The ability to repeat an experiment with the same results is a pillar of productive science. When the study that rocked the field was published in Science in late August, Nature News's Monya Baker wrote, "Don’t trust everything you read in the psychology literature. In fact, two thirds of it should probably be distrusted."
In what's called the Reproducibility Project, a large, international team of scientists had repeated 100 published experiments to see if they could get the same results. Only about 40 percent of the replicated experiments yielded the same results.
But now a different team of researchers is saying that there's simply no evidence of a replicability crisis in that study.
The replication paper "provides not a shred of evidence for a replication crisis," Daniel Gilbert, the first author of the new article in Science commenting on the paper from August, tells The Christian Science Monitor in a phone interview.
The initial study, conducted by the Open Science Collaboration, also openly shared all the resulting data sets. So Dr. Gilbert, a psychology professor at Harvard University, and three of his colleagues pored over that information in a quest to see if it held up.
And the reviewing team, none of whom had papers tested by the original study, found a few crucial errors that could have led to such dismal results.
Their gripes start with the way studies were selected to be replicated. As Gilbert explains, the 100 studies replicated were from just two disciplines of psychology, social and cognitive psychology, and were not randomly sampled. Instead, the team selected studies published in three prominent psychology journals and the studies had to meet a certain list of criteria, including how complex the methods were.
"Just from the start, in my opinion," Gilbert says, "They never had a chance of estimating the reproducibility of psychology because they do not have the sample of studies that represents psychology." But, he says, that error could be dismissed, as information could still arise about more focused aspects of the field.

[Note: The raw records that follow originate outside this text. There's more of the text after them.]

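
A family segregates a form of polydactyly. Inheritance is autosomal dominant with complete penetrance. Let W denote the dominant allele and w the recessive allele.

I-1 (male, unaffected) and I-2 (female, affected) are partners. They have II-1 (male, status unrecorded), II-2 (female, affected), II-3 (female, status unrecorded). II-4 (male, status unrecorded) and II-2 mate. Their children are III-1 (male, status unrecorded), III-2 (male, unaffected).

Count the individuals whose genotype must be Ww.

Obligate heterozygotes: II-2 is affected so carries W and received w from I-1 (ww), so II-2 is Ww.
Every other individual is either homozygous by phenotype or has at least one consistent homozygous assignment, so the count is 1.

1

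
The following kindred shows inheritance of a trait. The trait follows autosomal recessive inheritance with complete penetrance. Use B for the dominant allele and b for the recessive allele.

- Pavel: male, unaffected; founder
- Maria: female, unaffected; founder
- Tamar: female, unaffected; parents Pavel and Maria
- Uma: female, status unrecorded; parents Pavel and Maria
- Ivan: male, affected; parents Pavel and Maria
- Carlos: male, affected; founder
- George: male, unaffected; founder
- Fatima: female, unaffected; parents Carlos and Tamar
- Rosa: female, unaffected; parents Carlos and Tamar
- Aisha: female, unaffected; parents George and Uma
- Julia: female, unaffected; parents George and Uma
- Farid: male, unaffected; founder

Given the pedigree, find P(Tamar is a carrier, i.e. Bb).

1/3

Pavel is unaffected so carries B and passed b to Ivan (bb), so Pavel is Bb.
Maria is unaffected so carries B and passed b to Ivan (bb), so Maria is Bb.
Their cross gives offspring ratios 1/4 BB : 1/2 Bb : 1/4 bb. Conditioning on Tamar being unaffected, P(Bb) = 1/2 / 3/4 = 2/3 before taking Tamar's own offspring into account.
Carlos is affected, so Carlos is bb.
Now use Tamar's offspring. Probability of each recorded status — unaffected daughter Fatima: 1/2 if Tamar is Bb, 1 if BB; unaffected daughter Rosa: 1/2 if Tamar is Bb, 1 if BB.
Bayes: P(Bb) = 2/3·1/4 / (2/3·1/4 + 1/3·1) = 1/3.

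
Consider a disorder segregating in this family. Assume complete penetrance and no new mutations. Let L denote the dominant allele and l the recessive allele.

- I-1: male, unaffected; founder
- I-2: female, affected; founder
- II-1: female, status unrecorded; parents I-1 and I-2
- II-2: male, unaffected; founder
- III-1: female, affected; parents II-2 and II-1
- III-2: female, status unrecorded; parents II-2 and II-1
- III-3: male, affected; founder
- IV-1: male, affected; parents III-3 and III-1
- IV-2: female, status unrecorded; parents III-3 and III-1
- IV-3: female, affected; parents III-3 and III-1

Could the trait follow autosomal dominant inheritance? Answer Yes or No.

A consistent assignment under autosomal dominant exists: I-1 ll, I-2 LL, II-1 Ll, II-2 ll, III-1 Ll, III-2 Ll, III-3 LL, IV-1 LL, IV-2 LL, IV-3 LL.
In this assignment every recorded phenotype matches its genotype and every non-founder's genotype is obtainable from its parents' genotypes, so the pedigree is consistent.

Yes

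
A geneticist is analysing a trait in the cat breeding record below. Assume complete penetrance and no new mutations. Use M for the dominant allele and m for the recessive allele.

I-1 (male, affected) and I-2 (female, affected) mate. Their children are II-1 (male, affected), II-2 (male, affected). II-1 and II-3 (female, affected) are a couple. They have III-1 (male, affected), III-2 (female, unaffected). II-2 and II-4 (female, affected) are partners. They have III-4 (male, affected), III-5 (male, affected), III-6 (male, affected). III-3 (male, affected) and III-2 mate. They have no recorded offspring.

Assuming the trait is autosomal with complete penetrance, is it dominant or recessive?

dominant

II-1 and II-3 are both affected yet have an unaffected child III-2. Under a recessive model two affected parents are homozygous and every child would be affected, so the trait cannot be recessive.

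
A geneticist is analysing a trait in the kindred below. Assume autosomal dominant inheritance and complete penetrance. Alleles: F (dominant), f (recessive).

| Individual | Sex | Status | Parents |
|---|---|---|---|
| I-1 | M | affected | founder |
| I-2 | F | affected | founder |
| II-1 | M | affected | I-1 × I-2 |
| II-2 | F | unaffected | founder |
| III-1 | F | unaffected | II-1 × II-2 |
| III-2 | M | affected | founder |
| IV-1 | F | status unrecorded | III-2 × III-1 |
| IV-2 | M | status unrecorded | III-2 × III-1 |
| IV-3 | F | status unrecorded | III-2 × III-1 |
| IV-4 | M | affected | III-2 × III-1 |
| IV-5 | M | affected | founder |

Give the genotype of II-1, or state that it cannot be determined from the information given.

Ff

From phenotype alone, II-1 is FF or Ff.
II-1 is affected so carries F and passed f to III-1 (ff), so II-1 is Ff.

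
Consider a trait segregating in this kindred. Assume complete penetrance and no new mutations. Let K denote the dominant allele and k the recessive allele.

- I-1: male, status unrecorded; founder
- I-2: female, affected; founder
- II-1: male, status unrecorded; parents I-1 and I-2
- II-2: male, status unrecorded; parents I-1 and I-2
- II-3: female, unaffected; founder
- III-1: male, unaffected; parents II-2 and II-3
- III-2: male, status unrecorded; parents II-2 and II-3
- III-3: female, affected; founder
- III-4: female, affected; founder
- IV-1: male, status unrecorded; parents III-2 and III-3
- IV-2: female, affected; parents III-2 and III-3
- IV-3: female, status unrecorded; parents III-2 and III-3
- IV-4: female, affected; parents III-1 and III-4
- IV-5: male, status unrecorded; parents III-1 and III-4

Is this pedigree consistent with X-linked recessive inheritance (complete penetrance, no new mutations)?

Under X-linked recessive, IV-4 (affected, female) cannot arise from III-1 (unaffected) × III-4 (affected).

No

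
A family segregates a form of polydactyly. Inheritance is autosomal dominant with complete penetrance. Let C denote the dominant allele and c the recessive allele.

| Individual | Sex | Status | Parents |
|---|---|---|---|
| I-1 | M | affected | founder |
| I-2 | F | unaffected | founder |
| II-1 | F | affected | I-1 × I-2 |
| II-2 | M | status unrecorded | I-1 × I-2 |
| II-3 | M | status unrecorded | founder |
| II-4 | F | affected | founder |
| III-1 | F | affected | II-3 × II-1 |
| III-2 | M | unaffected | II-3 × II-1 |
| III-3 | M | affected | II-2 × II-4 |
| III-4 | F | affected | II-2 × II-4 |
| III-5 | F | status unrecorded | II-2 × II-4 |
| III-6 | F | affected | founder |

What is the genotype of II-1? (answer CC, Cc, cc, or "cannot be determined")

Cc

From phenotype alone, II-1 is CC or Cc.
II-1 is affected so carries C and received c from I-2 (cc), so II-1 is Cc.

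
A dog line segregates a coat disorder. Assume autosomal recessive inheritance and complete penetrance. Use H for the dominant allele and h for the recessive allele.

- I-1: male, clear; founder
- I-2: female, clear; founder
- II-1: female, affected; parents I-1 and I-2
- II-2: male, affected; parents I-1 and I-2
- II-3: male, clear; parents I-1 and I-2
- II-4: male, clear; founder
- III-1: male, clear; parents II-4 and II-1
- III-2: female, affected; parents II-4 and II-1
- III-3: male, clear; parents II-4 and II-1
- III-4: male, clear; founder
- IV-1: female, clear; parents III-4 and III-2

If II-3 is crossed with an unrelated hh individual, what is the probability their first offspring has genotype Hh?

I-1 is clear so carries H and passed h to II-1 (hh), so I-1 is Hh.
I-2 is clear so carries H and passed h to II-1 (hh), so I-2 is Hh.
II-3 is a clear offspring of I-1 (Hh) × I-2 (Hh), whose cross gives 1/4 HH : 1/2 Hh : 1/4 hh; conditioning on being clear, II-3 is HH with probability 1/3, Hh with probability 2/3.
Summing over parental genotype combinations, P(offspring has genotype Hh) = 1/3·1 + 2/3·1/2 = 2/3.

2/3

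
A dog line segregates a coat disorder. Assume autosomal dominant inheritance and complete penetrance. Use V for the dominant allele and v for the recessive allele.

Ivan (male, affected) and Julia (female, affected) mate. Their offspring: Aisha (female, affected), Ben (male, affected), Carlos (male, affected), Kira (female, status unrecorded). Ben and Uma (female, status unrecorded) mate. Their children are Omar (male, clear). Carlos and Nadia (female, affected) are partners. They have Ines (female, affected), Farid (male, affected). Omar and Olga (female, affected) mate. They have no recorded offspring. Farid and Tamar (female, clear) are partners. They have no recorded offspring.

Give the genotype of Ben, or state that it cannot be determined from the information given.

From phenotype alone, Ben is VV or Vv.
Ben is affected so carries V and passed v to Omar (vv), so Ben is Vv.

Vv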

But when it came down to replicating the studies, other errors were made. "You might naïvely think that the word replication, since it contains the word replica, means that these studies were done in exactly the same way as the original studies," Gilbert says. In fact, he points out, some of the studies were conducted using different methods or different sample populations.
"It doesn't stop there," Gilbert says. It turns out that the researchers made a mathematical error when calculating how many of the studies fail to replicate simply based on chance. Based on their erroneous calculations, the number of studies that failed to replicate far outnumbered those expected to fail by chance. But when that calculation was corrected, says Gilbert, their results could actually be explained by chance alone.
"Any one of [these mistakes] would cast grave doubt on this article," Gilbert says. "Together, in my view, they utterly eviscerate the conclusion that psychology doesn't replicate."
The journal Science isn't just leaving it at that though. Published alongside Gilbert and his team's critique of the original paper is a reply from 44 members of the replication team.
Brian Nosek, executive director of the Center for Open Science who led the original study, says that his team agrees with Gilbert's team in some ways.
Dr. Nosek tells the Monitor in a phone interview that his team wasn't trying to conclude why the original studies' results only matched the replicated results about 40 percent of the time. It could be that the original studies were wrong or the replications were wrong, either by chance or by inconsistent methods, he says.
Or perhaps there were conditions necessary to get the original result that the scientists didn't consider but could in fact further inform the results, he says.
"We don't have sufficient evidence to draw a conclusion of what combination of these contributed to the results that we observed," he says.
It could simply come down to how science works.
"No one study is definitive for anything, neither the replication nor the original," Nosek says. "Anyone that draws a definitive conclusion based on a single study is overstepping what science can provide," and that goes for the Reproducibility Project too. Each study was repeated only once, he says.
"What we offered is that initial piece of evidence that hopefully would, and has, gotten people's theoretical juices flowing, to spur that debate," Nosek says. And spur it has.
Gilbert agrees that one published scientific paper should not be taken as definitive. "Journals aren't gospel. Journals aren't the place where truth goes to be enshrined forever," he says. "Journals are organs of communication. They're the way that scientists tell each other, hey guys, I did an experiment. Look what I found."
When reproduction follows, that's "how science accumulates knowledge," Nosek says. "A scientific claim becomes credible by the ability to independently reproduce it."